Martin Brundle has added weight to rumours that a Singapore double-header could fill the gap in this year’s calendar left by the cancelled Sochi race.
Sochi was scrubbed from the schedule as a result of events in eastern Europe, leaving a date free in the second half of September if Formula 1 want to keep this season at a new record of 23 grands prix.
Despite initial suggestions that a third consecutive Turkish Grand Prix would be a suitable option, geographically at the very least, it was Qatar that soon emerged as the most likely substitute venue.
Qatar, which hosted a grand prix for the first time last year, begins a long-term F1 deal in 2023 but was left off this year’s calendar with the country staging football’s World Cup in November and December.
It was then thought September, to replace Sochi, could work, but now that proposal appears to be cooling – if that’s not a contradiction in terms given the temperatures of nearly 40 degrees in Qatar at that time of year.
Instead, Motorsport.com report an extra grand prix in Singapore could be slotted in a week before its existing October 2 date – and that the first, to offer a slightly different identity, may start at dusk as opposed to the usual 8pm time for the Marina Bay night race.
Brundle, speaking on Sky F1, said: “I get the impression Qatar as a replacement for the cancelled Russian Grand Prix, it seemed like it was quite nailed on, [but it] may well not happen now. I think it will be extremely hot there as well.
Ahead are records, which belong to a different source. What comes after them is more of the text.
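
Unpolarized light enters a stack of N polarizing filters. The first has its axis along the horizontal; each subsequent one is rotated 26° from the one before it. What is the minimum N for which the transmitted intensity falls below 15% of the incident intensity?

N = 7

First polarizer halves the unpolarized light: factor 1/2.
Each further stage multiplies by cos²(26°) = 0.8078.
After N polarizers: T = 0.5·0.8078^(N−1). Require T < 0.15 ⇒ N−1 > ln(0.15/0.5)/ln(0.8078) = 5.64, so N−1 ≥ 6 and N = 7.
Check: N=7 gives T = 0.139 < 0.15; N=6 gives T = 0.172.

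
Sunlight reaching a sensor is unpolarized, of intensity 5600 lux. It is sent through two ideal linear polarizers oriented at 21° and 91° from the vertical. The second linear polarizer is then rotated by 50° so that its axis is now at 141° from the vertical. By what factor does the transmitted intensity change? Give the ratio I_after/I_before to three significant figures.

I_new/I_old ≈ 2.14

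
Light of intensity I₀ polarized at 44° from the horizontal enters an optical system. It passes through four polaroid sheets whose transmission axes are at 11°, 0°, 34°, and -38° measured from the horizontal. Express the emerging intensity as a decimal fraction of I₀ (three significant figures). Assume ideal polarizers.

≈ 0.0445 I₀

By Malus's law, I₁ = I₀ cos²(11° − 44°) = I₀ cos²(33°) = 0.7034 I₀.
I₂ = I₁ cos²(0° − 11°) = 0.7034 I₀ · cos²(11°) = 0.6778 I₀.
I₃ = I₂ cos²(34° − 0°) = 0.6778 I₀ · cos²(34°) = 0.4658 I₀.
I₄ = I₃ cos²(-38° − 34°) = 0.4658 I₀ · cos²(72°) = 0.04448 I₀.
Transmitted fraction = 0.04448.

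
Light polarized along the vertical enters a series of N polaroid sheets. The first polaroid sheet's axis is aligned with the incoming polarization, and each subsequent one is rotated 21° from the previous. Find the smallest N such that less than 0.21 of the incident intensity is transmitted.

First polarizer is aligned with the polarization: full transmission.
Each further stage multiplies by cos²(21°) = 0.8716.
After N polarizers: T = 0.8716^(N−1). Require T < 0.21 ⇒ N−1 > ln(0.21)/ln(0.8716) = 11.35, so N−1 ≥ 12 and N = 13.
Check: N=13 gives T = 0.1922 < 0.21; N=12 gives T = 0.2205.

N = 13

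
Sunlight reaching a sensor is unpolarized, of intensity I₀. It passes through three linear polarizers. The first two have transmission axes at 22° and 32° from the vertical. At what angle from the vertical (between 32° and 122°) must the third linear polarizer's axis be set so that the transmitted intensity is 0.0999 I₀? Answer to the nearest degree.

Unpolarized light through the first polarizer → I₁ = ½ I₀, now polarized at 22°.
I₂ = I₁ cos²(32° − 22°) = 0.5 I₀ · cos²(10°) = 0.4849 I₀.
Need I₃/I₀ = 0.0999, so cos²(θ − 32°) = 0.0999 / 0.4849 = 0.206.
θ − 32° = arccos(√0.206) = 63.0°, giving θ ≈ 32 + 63.0 = 95.0°.

θ ≈ 95°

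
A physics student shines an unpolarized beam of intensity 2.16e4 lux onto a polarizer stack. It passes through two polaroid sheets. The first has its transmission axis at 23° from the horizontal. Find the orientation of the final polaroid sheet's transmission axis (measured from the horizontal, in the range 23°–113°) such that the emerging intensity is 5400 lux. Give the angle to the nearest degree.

Unpolarized light through the first polarizer → I₁ = ½ I₀, now polarized at 23°.
Target fraction: 5400 / 2.16e4 lux = 0.25 of I₀.
Need I₂/I₀ = 0.25, so cos²(θ − 23°) = 0.25 / 0.5 = 0.5.
θ − 23° = arccos(√0.5) = 45.0°, giving θ ≈ 23 + 45.0 = 68.0°.

θ ≈ 68°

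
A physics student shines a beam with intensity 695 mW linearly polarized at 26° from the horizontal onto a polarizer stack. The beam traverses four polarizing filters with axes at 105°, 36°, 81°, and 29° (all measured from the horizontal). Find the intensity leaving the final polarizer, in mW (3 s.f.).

I₁ = 695 mW · cos²(79°) = 25.3 mW.
I₂ = I₁ · cos²(69°) = 25.3 · 0.1284 = 3.25 mW.
I₃ = I₂ · cos²(45°) = 3.25 · 0.5 = 1.625 mW.
I₄ = I₃ · cos²(52°) = 1.625 · 0.379 = 0.6159 mW.

I ≈ 0.616 mW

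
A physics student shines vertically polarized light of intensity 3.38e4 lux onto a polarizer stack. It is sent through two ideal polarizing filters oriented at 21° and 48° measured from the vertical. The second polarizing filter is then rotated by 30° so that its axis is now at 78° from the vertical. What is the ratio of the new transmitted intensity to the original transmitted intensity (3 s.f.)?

Before rotation:
I₁ = I₀ cos²(21° − 0°) = I₀ cos²(21°) = 0.8716 I₀.
I₂ = I₁ cos²(48° − 21°) = 0.8716 I₀ · cos²(27°) = 0.6919 I₀.
After rotation:
I₁ = I₀ cos²(21° − 0°) = I₀ cos²(21°) = 0.8716 I₀.
I₂ = I₁ cos²(78° − 21°) = 0.8716 I₀ · cos²(57°) = 0.2585 I₀.
Ratio = 0.2585 / 0.6919 = 0.3736.

I_new/I_old ≈ 0.374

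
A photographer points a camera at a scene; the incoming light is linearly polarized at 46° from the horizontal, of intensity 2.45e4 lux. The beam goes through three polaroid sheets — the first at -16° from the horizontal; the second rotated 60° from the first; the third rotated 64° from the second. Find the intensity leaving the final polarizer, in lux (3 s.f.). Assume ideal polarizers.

I₁ = 2.45e4 lux · cos²(62°) = 5400 lux.
I₂ = I₁ · cos²(60°) = 5400 · 0.25 = 1350 lux.
I₃ = I₂ · cos²(64°) = 1350 · 0.1922 = 259.4 lux.

I ≈ 259 lux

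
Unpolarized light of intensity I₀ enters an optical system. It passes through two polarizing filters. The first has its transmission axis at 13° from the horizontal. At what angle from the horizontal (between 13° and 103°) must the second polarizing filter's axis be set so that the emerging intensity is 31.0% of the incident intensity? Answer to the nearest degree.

θ ≈ 51°

Unpolarized light through the first polarizer → I₁ = ½ I₀, now polarized at 13°.
Need I₂/I₀ = 0.31, so cos²(θ − 13°) = 0.31 / 0.5 = 0.62.
θ − 13° = arccos(√0.62) = 38.1°, giving θ ≈ 13 + 38.1 = 51.1°.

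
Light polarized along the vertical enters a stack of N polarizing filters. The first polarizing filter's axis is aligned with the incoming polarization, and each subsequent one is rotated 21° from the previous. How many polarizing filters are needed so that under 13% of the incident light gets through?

First polarizer is aligned with the polarization: full transmission.
Each further stage multiplies by cos²(21°) = 0.8716.
After N polarizers: T = 0.8716^(N−1). Require T < 0.13 ⇒ N−1 > ln(0.13)/ln(0.8716) = 14.84, so N−1 ≥ 15 and N = 16.
Check: N=16 gives T = 0.1272 < 0.13; N=15 gives T = 0.146.

N = 16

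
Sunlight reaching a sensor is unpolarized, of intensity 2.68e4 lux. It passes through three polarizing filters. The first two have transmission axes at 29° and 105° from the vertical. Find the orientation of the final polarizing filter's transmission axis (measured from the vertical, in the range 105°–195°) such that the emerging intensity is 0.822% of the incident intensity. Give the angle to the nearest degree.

θ ≈ 163°

Unpolarized light through the first polarizer → I₁ = ½ I₀, now polarized at 29°.
I₂ = I₁ cos²(105° − 29°) = 0.5 I₀ · cos²(76°) = 0.02926 I₀.
Need I₃/I₀ = 0.00822, so cos²(θ − 105°) = 0.00822 / 0.02926 = 0.2809.
θ − 105° = arccos(√0.2809) = 58.0°, giving θ ≈ 105 + 58.0 = 163.0°.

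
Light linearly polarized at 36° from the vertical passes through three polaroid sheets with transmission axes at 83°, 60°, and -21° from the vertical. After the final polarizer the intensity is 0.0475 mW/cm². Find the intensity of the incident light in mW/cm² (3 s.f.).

I₀ ≈ 4.93 mW/cm²

By Malus's law, I₁ = I₀ cos²(83° − 36°) = I₀ cos²(47°) = 0.4651 I₀.
I₂ = I₁ cos²(60° − 83°) = 0.4651 I₀ · cos²(23°) = 0.3941 I₀.
I₃ = I₂ cos²(-21° − 60°) = 0.3941 I₀ · cos²(81°) = 0.009645 I₀.
So 0.0475 mW/cm² = 0.009645 I₀, giving I₀ = 0.0475/0.009645 = 4.925 mW/cm².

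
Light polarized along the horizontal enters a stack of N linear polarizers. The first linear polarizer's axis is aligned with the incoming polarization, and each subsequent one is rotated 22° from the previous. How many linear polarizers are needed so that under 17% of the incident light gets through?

First polarizer is aligned with the polarization: full transmission.
Each further stage multiplies by cos²(22°) = 0.8597.
After N polarizers: T = 0.8597^(N−1). Require T < 0.17 ⇒ N−1 > ln(0.17)/ln(0.8597) = 11.72, so N−1 ≥ 12 and N = 13.
Check: N=13 gives T = 0.1629 < 0.17; N=12 gives T = 0.1895.

N = 13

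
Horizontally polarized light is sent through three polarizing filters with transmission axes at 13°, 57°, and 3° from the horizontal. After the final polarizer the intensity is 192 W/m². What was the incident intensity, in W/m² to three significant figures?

I₁ = I₀ cos²(13° − 0°) = I₀ cos²(13°) = 0.9494 I₀.
I₂ = I₁ cos²(57° − 13°) = 0.9494 I₀ · cos²(44°) = 0.4913 I₀.
I₃ = I₂ cos²(3° − 57°) = 0.4913 I₀ · cos²(54°) = 0.1697 I₀.
So 192 W/m² = 0.1697 I₀, giving I₀ = 192/0.1697 = 1131 W/m².

I₀ ≈ 1130 W/m²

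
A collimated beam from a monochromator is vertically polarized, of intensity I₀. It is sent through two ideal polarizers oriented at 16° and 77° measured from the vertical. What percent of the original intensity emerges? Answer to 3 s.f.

≈ 21.7%

By Malus's law, I₁ = I₀ cos²(16° − 0°) = I₀ cos²(16°) = 0.924 I₀.
I₂ = I₁ cos²(77° − 16°) = 0.924 I₀ · cos²(61°) = 0.2172 I₀.
That is 21.72% of the incident intensity.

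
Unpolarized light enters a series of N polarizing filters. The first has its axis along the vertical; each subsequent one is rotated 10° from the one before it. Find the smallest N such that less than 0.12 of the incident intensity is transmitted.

N = 48

First polarizer halves the unpolarized light: factor 1/2.
Each further stage multiplies by cos²(10°) = 0.9698.
After N polarizers: T = 0.5·0.9698^(N−1). Require T < 0.12 ⇒ N−1 > ln(0.12/0.5)/ln(0.9698) = 46.61, so N−1 ≥ 47 and N = 48.
Check: N=48 gives T = 0.1186 < 0.12; N=47 gives T = 0.1223.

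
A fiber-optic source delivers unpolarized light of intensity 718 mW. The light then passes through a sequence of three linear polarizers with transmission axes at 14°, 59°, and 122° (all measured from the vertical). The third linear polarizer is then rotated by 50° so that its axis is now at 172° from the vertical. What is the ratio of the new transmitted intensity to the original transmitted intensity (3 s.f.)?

Before rotation:
Unpolarized light through the first polarizer → I₁ = ½ I₀, now polarized at 14°.
I₂ = I₁ cos²(59° − 14°) = 0.5 I₀ · cos²(45°) = 0.25 I₀.
I₃ = I₂ cos²(122° − 59°) = 0.25 I₀ · cos²(63°) = 0.05153 I₀.
After rotation:
Unpolarized light through the first polarizer → I₁ = ½ I₀, now polarized at 14°.
I₂ = I₁ cos²(59° − 14°) = 0.5 I₀ · cos²(45°) = 0.25 I₀.
Angle between axes 2 and 3: 67°. I₃ = 0.25 I₀ · cos²(67°) = 0.03817 I₀.
Ratio = 0.03817 / 0.05153 = 0.7407.

I_new/I_old ≈ 0.741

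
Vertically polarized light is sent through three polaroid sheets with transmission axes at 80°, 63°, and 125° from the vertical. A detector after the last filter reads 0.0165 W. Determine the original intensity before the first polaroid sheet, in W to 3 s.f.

I₁ = I₀ cos²(80° − 0°) = I₀ cos²(80°) = 0.03015 I₀.
I₂ = I₁ cos²(63° − 80°) = 0.03015 I₀ · cos²(17°) = 0.02758 I₀.
I₃ = I₂ cos²(125° − 63°) = 0.02758 I₀ · cos²(62°) = 0.006078 I₀.
So 0.0165 W = 0.006078 I₀, giving I₀ = 0.0165/0.006078 = 2.715 W.

I₀ ≈ 2.71 W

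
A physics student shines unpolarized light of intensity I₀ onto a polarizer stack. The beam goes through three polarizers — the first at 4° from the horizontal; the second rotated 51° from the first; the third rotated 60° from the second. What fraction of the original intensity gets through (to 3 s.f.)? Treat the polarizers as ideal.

≈ 0.0495 I₀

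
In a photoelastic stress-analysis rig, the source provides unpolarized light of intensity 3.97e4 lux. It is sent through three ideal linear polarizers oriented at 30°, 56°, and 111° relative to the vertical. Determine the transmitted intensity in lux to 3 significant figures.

Unpolarized light through the first polarizer → I₁ = 3.97e4 lux/2 = 1.985e+04 lux, polarized at 30°.
I₂ = I₁ · cos²(26°) = 1.985e+04 · 0.8078 = 1.604e+04 lux.
I₃ = I₂ · cos²(55°) = 1.604e+04 · 0.329 = 5275 lux.

I ≈ 5280 lux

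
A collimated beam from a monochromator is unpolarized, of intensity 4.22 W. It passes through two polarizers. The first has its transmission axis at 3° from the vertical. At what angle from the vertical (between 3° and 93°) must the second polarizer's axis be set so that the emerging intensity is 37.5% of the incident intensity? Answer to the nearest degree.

θ ≈ 33°

Unpolarized light through the first polarizer → I₁ = ½ I₀, now polarized at 3°.
Need I₂/I₀ = 0.375, so cos²(θ − 3°) = 0.375 / 0.5 = 0.75.
θ − 3° = arccos(√0.75) = 30.0°, giving θ ≈ 3 + 30.0 = 33.0°.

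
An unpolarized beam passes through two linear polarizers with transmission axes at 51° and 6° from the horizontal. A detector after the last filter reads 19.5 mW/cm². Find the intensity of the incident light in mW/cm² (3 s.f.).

I₀ ≈ 78.0 mW/cm²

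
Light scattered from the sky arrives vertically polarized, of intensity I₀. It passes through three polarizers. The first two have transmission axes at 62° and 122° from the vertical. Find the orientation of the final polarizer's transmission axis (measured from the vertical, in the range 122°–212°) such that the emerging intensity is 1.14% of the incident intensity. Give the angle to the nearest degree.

θ ≈ 185°

I₁ = I₀ cos²(62° − 0°) = I₀ cos²(62°) = 0.2204 I₀.
I₂ = I₁ cos²(122° − 62°) = 0.2204 I₀ · cos²(60°) = 0.0551 I₀.
Need I₃/I₀ = 0.0114, so cos²(θ − 122°) = 0.0114 / 0.0551 = 0.2069.
θ − 122° = arccos(√0.2069) = 62.9°, giving θ ≈ 122 + 62.9 = 184.9°.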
“So [there’s] talk of a double-header in Singapore. I don’t know, maybe throw in a Hockenheim otherwise.
“For me, the obvious stand-in races would be Istanbul [or] Kuala Lumpur, two great race tracks in Formula 1. But at the moment we are hearing potentially a double-header in Singapore.”
Brundle’s mention of Hockenheim comes two years after another German venue, Nurburgring, stepped in to stage an Eifel Grand Prix as part of a restructured calendar due to the global pandemic.
Germany has fallen away as a regular race host in recent seasons for financial reasons, with Formula 1 CEO Stefano Domenicali saying during the winter he did not “see any real interest from Germany in becoming part of the Formula 1 calendar again”.
As for Malaysia, which last hosted a grand prix in 2017, the boss of their Sepang circuit said recently he felt it was not the right time to pursue Formula 1 so soon after the pandemic from an economic perspective.